Lunedì 18 Novembre 2024
ETTORE MARIA COLOMBO
Politica

Leadership Pd, sprint di Zingaretti. Franceschini con lui, siluro a Renzi

L'endorsement e le stoccate dell'ex ministro fanno infuriare l'area ancora guidata dall'ex premier

Dario Franceschini e Nicola Zingaretti (ImagoE)

Dario Franceschini e Nicola Zingaretti (ImagoE)

Roma, 3 settembre 2018 - Da ieri è chiaro a tutti, dentro e fuori il Pd, che il candidato da battere, al congresso straordinario che si terrà nel 2019 – probabilmente prima delle elezioni europee di maggio – si chiama Nicola Zingaretti e fa il governatore del Lazio. Ieri Zinga era a Cortona, dove si è riunita la rediviva Area dem, cioè la corrente dell’ex ministro Dario Franceschini, per «ricevere l’investitura» come spiegano, con discreta ironia, i suoi. «Il congresso del Pd – dice Zingaretti – ha senso se diventa un grande processo popolare per riscrivere un’agenda per il futuro del Paese, non per decidere nomi o leader, l’ultimo dei problemi. Faccio un appello a tutti gli italiani: iscrivetevi al Pd».

La cosa curiosa è che i renziani, tranne quelli più assatanati, invece di attaccare Zingaretti («lavora per tenere unito il partito» dicono) se la prendono con Franceschini che invece «cerca lo scontro». Comprensibile, dal loro punto di vista. Franceschini – passato, senza soluzione di continuità da Veltroni a Bersani e poi a Renzi – ha deciso che è ora di appoggiare Zinga . Ieri, peraltro, l’ex ministro – penalizzato nella formazione delle liste da Renzi – si è tolto vari sassolini dalle scarpe, chiudendo l’assise di Cortona.

«Dobbiamo entrare nelle contraddizioni di Lega e M5S, avremmo dovuto fare di più per evitare questa alleanza populista, invece abbiamo buttato il M5S in mano a Salvini. Di fronte a quanto accade – conclude Franceschini con chiara stoccata a Renzi, che non nomina mai ma a cui rimprovera tutto, a partire dall’idea di un partito tutto azione e zero pensiero, legato solo al destino di un uomo – non si può mangiare pop-corn, i pop-corn sono finiti».

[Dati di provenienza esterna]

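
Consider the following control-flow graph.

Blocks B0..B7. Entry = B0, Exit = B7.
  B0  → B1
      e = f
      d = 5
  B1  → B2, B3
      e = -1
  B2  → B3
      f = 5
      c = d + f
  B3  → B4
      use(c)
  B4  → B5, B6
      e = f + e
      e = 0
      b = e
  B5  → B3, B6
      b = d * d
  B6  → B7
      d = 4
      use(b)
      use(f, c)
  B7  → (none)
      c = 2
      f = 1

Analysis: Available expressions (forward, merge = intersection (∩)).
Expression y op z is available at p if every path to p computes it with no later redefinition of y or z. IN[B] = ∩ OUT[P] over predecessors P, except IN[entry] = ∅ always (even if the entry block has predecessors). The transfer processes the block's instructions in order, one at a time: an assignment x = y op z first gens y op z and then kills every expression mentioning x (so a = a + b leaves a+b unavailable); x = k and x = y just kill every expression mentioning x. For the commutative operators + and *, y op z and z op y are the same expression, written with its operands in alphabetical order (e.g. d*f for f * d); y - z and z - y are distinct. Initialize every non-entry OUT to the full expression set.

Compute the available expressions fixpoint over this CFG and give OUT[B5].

Per-block solution:
  B0:   IN={}   OUT={}
  B1:   IN={}   OUT={}
  B2:   IN={}   OUT={d+f}
  B3:   IN={}   OUT={}
  B4:   IN={}   OUT={}
  B5:   IN={}   OUT={d*d}
  B6:   IN={}   OUT={}
  B7:   IN={}   OUT={}

Merge at B5: IN[B5] = OUT[B4] = {}
Applying B5's transfer function to that IN value gives OUT[B5] (row B5 above).

Answer: {d*d}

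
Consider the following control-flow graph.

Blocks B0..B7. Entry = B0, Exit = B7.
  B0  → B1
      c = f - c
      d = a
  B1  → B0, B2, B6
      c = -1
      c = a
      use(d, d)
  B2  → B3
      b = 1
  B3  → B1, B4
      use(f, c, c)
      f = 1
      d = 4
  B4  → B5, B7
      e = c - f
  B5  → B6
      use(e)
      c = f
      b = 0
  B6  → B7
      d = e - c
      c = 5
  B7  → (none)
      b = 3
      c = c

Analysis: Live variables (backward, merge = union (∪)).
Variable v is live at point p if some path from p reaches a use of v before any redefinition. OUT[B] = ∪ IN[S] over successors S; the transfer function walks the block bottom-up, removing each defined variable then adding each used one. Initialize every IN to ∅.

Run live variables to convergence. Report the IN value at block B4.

Answer: {c, f}

Derivation:
Converged values:
  B0: | IN={a, c, e, f} | OUT={a, d, e, f}
  B1: | IN={a, d, e, f} | OUT={a, c, e, f}
  B2: | IN={a, c, e, f} | OUT={a, c, e, f}
  B3: | IN={a, c, e, f} | OUT={a, c, d, e, f}
  B4: | IN={c, f} | OUT={c, e, f}
  B5: | IN={e, f} | OUT={c, e}
  B6: | IN={c, e} | OUT={c}
  B7: | IN={c} | OUT={}

Merge at B4: OUT[B4] = IN[B5] ⊔ IN[B7] = {c, e, f}
Applying B4's transfer function to that OUT value gives IN[B4] (row B4 above).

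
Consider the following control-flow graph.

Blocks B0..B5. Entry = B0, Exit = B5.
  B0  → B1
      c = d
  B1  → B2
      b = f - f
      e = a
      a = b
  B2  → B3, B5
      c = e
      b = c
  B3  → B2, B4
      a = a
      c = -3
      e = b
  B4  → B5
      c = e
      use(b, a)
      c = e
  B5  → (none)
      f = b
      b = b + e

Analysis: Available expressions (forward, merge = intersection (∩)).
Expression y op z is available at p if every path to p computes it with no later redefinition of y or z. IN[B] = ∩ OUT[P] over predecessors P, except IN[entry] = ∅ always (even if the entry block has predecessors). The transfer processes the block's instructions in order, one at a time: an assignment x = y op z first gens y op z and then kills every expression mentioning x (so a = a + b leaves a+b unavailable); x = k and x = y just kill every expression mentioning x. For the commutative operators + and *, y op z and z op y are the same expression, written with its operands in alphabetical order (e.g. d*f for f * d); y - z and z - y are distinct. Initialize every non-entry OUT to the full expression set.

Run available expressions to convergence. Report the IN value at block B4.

Answer: {f-f}

Trace:
Per-block solution:
  B0:   IN={}   OUT={}
  B1:   IN={}   OUT={f-f}
  B2:   IN={f-f}   OUT={f-f}
  B3:   IN={f-f}   OUT={f-f}
  B4:   IN={f-f}   OUT={f-f}
  B5:   IN={f-f}   OUT={}

Merge at B4: IN[B4] = OUT[B3] = {f-f}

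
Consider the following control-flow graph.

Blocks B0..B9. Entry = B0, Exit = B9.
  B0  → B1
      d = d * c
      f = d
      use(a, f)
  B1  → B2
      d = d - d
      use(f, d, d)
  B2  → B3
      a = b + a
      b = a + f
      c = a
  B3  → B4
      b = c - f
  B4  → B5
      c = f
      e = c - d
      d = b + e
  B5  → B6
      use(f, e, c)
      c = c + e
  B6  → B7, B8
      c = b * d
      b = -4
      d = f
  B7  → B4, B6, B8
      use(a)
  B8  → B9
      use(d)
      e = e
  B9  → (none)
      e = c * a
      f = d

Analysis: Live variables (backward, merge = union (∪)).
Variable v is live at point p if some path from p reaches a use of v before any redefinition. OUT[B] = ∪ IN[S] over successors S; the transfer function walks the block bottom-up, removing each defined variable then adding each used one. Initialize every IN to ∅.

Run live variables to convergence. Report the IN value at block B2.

Per-block solution:
  B0:   IN={a, b, c, d}   OUT={a, b, d, f}
  B1:   IN={a, b, d, f}   OUT={a, b, d, f}
  B2:   IN={a, b, d, f}   OUT={a, c, d, f}
  B3:   IN={a, c, d, f}   OUT={a, b, d, f}
  B4:   IN={a, b, d, f}   OUT={a, b, c, d, e, f}
  B5:   IN={a, b, c, d, e, f}   OUT={a, b, d, e, f}
  B6:   IN={a, b, d, e, f}   OUT={a, b, c, d, e, f}
  B7:   IN={a, b, c, d, e, f}   OUT={a, b, c, d, e, f}
  B8:   IN={a, c, d, e}   OUT={a, c, d}
  B9:   IN={a, c, d}   OUT={}

Merge at B2: OUT[B2] = IN[B3] = {a, c, d, f}
Applying B2's transfer function to that OUT value gives IN[B2] (row B2 above).

Answer: {a, b, d, f}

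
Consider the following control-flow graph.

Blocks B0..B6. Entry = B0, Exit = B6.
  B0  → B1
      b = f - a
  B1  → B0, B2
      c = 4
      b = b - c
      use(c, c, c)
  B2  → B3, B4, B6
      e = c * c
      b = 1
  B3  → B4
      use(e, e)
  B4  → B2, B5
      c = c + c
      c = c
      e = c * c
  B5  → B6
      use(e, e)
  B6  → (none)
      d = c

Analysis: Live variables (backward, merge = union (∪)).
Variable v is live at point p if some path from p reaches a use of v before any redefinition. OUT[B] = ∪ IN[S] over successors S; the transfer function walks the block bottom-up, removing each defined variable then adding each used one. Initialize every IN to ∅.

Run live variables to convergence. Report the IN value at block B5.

Fixpoint table:
  B0: | IN={a, f} | OUT={a, b, f}
  B1: | IN={a, b, f} | OUT={a, c, f}
  B2: | IN={c} | OUT={c, e}
  B3: | IN={c, e} | OUT={c}
  B4: | IN={c} | OUT={c, e}
  B5: | IN={c, e} | OUT={c}
  B6: | IN={c} | OUT={}

Merge at B5: OUT[B5] = IN[B6] = {c}
Applying B5's transfer function to that OUT value gives IN[B5] (row B5 above).

Answer: {c, e}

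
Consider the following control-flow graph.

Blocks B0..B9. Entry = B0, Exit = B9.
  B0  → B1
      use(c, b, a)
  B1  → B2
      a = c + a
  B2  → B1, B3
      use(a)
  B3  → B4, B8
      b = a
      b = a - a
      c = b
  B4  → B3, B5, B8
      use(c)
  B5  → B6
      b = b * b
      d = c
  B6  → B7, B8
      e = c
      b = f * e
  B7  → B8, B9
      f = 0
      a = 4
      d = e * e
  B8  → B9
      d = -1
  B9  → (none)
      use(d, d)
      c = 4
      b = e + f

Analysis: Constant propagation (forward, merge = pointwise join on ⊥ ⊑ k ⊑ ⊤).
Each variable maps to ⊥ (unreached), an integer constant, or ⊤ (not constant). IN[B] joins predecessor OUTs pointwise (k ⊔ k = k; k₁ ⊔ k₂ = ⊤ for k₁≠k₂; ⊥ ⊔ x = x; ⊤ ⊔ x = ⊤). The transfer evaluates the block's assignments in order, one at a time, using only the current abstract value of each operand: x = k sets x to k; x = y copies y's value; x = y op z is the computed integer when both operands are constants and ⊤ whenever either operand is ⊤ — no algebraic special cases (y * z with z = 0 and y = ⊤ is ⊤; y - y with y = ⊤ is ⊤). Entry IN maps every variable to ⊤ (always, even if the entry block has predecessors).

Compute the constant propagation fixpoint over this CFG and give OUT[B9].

Answer: {a: ⊤, b: ⊤, c: 4, d: ⊤, e: ⊤, f: ⊤}

Derivation:
Fixpoint table:
  B0:   IN=(all ⊤)   OUT=(all ⊤)
  B1:   IN=(all ⊤)   OUT=(all ⊤)
  B2:   IN=(all ⊤)   OUT=(all ⊤)
  B3:   IN=(all ⊤)   OUT=(all ⊤)
  B4:   IN=(all ⊤)   OUT=(all ⊤)
  B5:   IN=(all ⊤)   OUT=(all ⊤)
  B6:   IN=(all ⊤)   OUT=(all ⊤)
  B7:   IN=(all ⊤)   OUT={a:4, f:0; rest ⊤}
  B8:   IN=(all ⊤)   OUT={d:-1; rest ⊤}
  B9:   IN=(all ⊤)   OUT={c:4; rest ⊤}

Merge at B9: IN[B9] = OUT[B7] ⊔ OUT[B8] = {a: ⊤, b: ⊤, c: ⊤, d: ⊤, e: ⊤, f: ⊤}
Applying B9's transfer function to that IN value gives OUT[B9] (row B9 above).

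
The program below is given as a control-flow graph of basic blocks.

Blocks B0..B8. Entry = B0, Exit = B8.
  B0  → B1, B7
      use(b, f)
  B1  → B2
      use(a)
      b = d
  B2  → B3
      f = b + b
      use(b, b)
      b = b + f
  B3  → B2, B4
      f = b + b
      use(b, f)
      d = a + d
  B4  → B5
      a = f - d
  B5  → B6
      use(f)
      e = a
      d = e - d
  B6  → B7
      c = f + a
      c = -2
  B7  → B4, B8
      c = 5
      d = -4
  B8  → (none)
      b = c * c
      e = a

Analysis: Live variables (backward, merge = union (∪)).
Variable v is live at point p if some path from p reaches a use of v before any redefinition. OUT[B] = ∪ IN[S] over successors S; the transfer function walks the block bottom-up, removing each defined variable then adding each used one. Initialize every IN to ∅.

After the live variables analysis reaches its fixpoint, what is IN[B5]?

Answer: {a, d, f}

Trace:
Converged values:
  B0: | IN={a, b, d, f} | OUT={a, d, f}
  B1: | IN={a, d} | OUT={a, b, d}
  B2: | IN={a, b, d} | OUT={a, b, d}
  B3: | IN={a, b, d} | OUT={a, b, d, f}
  B4: | IN={d, f} | OUT={a, d, f}
  B5: | IN={a, d, f} | OUT={a, f}
  B6: | IN={a, f} | OUT={a, f}
  B7: | IN={a, f} | OUT={a, c, d, f}
  B8: | IN={a, c} | OUT={}

Merge at B5: OUT[B5] = IN[B6] = {a, f}
Applying B5's transfer function to that OUT value gives IN[B5] (row B5 above).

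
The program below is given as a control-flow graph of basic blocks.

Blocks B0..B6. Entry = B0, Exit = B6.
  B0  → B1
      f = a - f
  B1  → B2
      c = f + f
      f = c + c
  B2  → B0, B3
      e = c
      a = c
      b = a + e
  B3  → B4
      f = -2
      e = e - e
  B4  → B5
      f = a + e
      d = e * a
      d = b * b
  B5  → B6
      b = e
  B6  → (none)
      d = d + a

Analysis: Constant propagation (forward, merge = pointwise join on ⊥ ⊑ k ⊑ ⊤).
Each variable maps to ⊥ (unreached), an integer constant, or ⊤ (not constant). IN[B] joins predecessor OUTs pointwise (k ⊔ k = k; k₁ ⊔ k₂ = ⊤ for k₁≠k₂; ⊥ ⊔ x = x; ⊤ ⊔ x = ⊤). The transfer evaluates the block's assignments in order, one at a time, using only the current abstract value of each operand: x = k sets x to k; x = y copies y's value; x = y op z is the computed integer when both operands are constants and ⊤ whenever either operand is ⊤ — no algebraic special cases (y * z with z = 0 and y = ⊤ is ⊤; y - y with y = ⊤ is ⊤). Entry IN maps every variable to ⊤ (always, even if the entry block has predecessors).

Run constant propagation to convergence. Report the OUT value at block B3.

Per-block solution:
  B0:   IN=(all ⊤)   OUT=(all ⊤)
  B1:   IN=(all ⊤)   OUT=(all ⊤)
  B2:   IN=(all ⊤)   OUT=(all ⊤)
  B3:   IN=(all ⊤)   OUT={f:-2; rest ⊤}
  B4:   IN={f:-2; rest ⊤}   OUT=(all ⊤)
  B5:   IN=(all ⊤)   OUT=(all ⊤)
  B6:   IN=(all ⊤)   OUT=(all ⊤)

Merge at B3: IN[B3] = OUT[B2] = {a: ⊤, b: ⊤, c: ⊤, d: ⊤, e: ⊤, f: ⊤}
Applying B3's transfer function to that IN value gives OUT[B3] (row B3 above).

Answer: {a: ⊤, b: ⊤, c: ⊤, d: ⊤, e: ⊤, f: -2}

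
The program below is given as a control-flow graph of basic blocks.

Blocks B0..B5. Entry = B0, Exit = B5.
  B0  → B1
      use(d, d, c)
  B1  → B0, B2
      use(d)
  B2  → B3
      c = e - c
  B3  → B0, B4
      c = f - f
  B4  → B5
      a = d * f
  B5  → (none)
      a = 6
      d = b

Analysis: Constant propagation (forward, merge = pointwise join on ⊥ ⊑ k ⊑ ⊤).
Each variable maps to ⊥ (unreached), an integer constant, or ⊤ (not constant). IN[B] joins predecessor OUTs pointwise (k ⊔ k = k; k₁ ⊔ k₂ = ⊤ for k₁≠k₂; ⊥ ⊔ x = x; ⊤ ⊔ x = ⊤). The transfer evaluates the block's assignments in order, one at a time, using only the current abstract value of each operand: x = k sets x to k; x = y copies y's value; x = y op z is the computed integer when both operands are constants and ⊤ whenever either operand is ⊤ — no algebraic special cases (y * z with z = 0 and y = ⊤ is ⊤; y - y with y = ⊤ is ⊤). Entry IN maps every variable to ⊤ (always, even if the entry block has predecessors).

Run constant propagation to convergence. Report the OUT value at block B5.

Per-block solution:
  B0:  IN=(all ⊤)  OUT=(all ⊤)
  B1:  IN=(all ⊤)  OUT=(all ⊤)
  B2:  IN=(all ⊤)  OUT=(all ⊤)
  B3:  IN=(all ⊤)  OUT=(all ⊤)
  B4:  IN=(all ⊤)  OUT=(all ⊤)
  B5:  IN=(all ⊤)  OUT={a:6; rest ⊤}

Merge at B5: IN[B5] = OUT[B4] = {a: ⊤, b: ⊤, c: ⊤, d: ⊤, e: ⊤, f: ⊤}
Applying B5's transfer function to that IN value gives OUT[B5] (row B5 above).

Answer: {a: 6, b: ⊤, c: ⊤, d: ⊤, e: ⊤, f: ⊤}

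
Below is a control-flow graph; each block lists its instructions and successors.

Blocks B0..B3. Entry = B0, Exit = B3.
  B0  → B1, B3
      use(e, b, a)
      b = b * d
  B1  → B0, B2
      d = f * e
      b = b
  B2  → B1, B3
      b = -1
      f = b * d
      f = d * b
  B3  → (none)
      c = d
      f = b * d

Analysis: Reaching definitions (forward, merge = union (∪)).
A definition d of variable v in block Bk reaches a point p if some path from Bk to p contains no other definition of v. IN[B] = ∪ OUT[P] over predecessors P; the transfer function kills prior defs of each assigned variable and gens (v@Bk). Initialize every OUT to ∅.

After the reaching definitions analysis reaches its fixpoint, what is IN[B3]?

Answer: {b@B0, b@B2, d@B1, f@B2}

Trace:
Converged values:
  B0:  IN={b@B1, d@B1, f@B2}  OUT={b@B0, d@B1, f@B2}
  B1:  IN={b@B0, b@B2, d@B1, f@B2}  OUT={b@B1, d@B1, f@B2}
  B2:  IN={b@B1, d@B1, f@B2}  OUT={b@B2, d@B1, f@B2}
  B3:  IN={b@B0, b@B2, d@B1, f@B2}  OUT={b@B0, b@B2, c@B3, d@B1, f@B3}

Merge at B3: IN[B3] = OUT[B0] ⊔ OUT[B2] = {b@B0, b@B2, d@B1, f@B2}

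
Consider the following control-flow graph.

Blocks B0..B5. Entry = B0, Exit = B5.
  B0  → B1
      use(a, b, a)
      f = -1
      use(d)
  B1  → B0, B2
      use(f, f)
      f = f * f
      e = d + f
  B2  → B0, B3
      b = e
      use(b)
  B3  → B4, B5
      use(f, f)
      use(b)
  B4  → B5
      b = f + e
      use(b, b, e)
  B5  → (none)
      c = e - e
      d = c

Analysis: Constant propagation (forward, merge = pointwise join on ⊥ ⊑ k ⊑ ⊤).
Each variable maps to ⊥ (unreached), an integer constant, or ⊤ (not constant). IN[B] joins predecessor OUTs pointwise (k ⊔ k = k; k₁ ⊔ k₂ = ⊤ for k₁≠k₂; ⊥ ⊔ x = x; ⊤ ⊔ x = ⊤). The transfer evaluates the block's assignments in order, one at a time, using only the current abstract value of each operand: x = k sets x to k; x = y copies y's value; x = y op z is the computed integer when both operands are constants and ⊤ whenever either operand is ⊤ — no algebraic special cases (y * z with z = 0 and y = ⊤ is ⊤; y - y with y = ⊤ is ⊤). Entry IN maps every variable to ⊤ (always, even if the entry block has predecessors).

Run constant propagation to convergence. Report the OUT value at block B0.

Answer: {a: ⊤, b: ⊤, c: ⊤, d: ⊤, e: ⊤, f: -1}

Working:
Fixpoint table:
  B0:  IN=(all ⊤)  OUT={f:-1; rest ⊤}
  B1:  IN={f:-1; rest ⊤}  OUT={f:1; rest ⊤}
  B2:  IN={f:1; rest ⊤}  OUT={f:1; rest ⊤}
  B3:  IN={f:1; rest ⊤}  OUT={f:1; rest ⊤}
  B4:  IN={f:1; rest ⊤}  OUT={f:1; rest ⊤}
  B5:  IN={f:1; rest ⊤}  OUT={f:1; rest ⊤}

Merge at B0 (entry node, so the boundary value (all ⊤) is joined with the incoming edge(s)): IN[B0] = (all ⊤) ⊔ OUT[B1] ⊔ OUT[B2] = {a: ⊤, b: ⊤, c: ⊤, d: ⊤, e: ⊤, f: ⊤}
Applying B0's transfer function to that IN value gives OUT[B0] (row B0 above).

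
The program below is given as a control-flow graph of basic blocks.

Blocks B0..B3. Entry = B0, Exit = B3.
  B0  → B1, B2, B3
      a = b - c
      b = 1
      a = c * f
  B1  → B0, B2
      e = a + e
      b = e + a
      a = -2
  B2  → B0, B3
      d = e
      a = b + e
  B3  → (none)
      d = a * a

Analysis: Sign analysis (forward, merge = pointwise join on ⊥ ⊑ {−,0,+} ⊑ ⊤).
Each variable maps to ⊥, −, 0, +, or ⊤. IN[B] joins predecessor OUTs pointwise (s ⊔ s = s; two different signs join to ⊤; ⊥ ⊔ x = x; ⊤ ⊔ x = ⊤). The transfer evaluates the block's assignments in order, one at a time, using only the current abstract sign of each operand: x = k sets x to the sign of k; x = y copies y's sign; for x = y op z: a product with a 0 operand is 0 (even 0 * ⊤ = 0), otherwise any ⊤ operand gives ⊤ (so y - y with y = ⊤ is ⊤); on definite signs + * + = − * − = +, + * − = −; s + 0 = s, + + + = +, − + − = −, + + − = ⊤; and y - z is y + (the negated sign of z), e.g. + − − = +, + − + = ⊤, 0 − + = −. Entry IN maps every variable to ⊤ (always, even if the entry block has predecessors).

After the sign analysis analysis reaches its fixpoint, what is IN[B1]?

Converged values:
  B0:  IN=(all ⊤)  OUT={b:+; rest ⊤}
  B1:  IN={b:+; rest ⊤}  OUT={a:-; rest ⊤}
  B2:  IN=(all ⊤)  OUT=(all ⊤)
  B3:  IN=(all ⊤)  OUT=(all ⊤)

Merge at B1: IN[B1] = OUT[B0] = {a: ⊤, b: +, c: ⊤, d: ⊤, e: ⊤, f: ⊤}

Answer: {a: ⊤, b: +, c: ⊤, d: ⊤, e: ⊤, f: ⊤}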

Zingaretti, peraltro, sostiene le stesse tesi, anche se con più furbizia: nega di volersi alleare con i 5Stelle («li ho sconfitti due volte nel Lazio») ma di voler ‘solo’ prenderne i voti, dice di voler «allargare il perimetro delle alleanze» (traduzione: riconnettersi ai cugini di LeU) e di voler promuovere «alleanze larghe, anche alle Europee, che servono come il pane», senza cioè liquidare Macron&co. Zingaretti vuole «tagliare netto» con il passato, invoca «meno autoreferenzialità, più collegialità» (altra stoccata a Renzi), ma assicura di non voler cambiare nome al Pd.

Nettare per le orecchie della sinistra interna e amaro fiele per quelle renziane. Il guaio dell'area ancora guidata da Matteo Renzi – forte nei gruppi parlamentari, sempre più debole nel partito – è che non ha un nome forte da contrapporre a Zingaretti. Delrio non ne vuol sapere, il segretario della Fim-Cisl, Marco Bentivogli, smentisce «anche solo di starci pensando», un’altra sindacalista, ex-Cgil, Teresa Bellanova, è ritenuta «brava, ma poco nota», e Roberto Giachetti è «troppo indipendente».

E dunque? Renzi potrebbe accarezzare, per paradosso, l’idea della fondazione di un altro, nuovo, partito, centrista, blairiano, macroniano che, a quel punto, potrebbe persino «agevolmente», dice un big renziano, allearsi «con un Pd che torna, legittimamente, a essere il Pds-Ds che fu».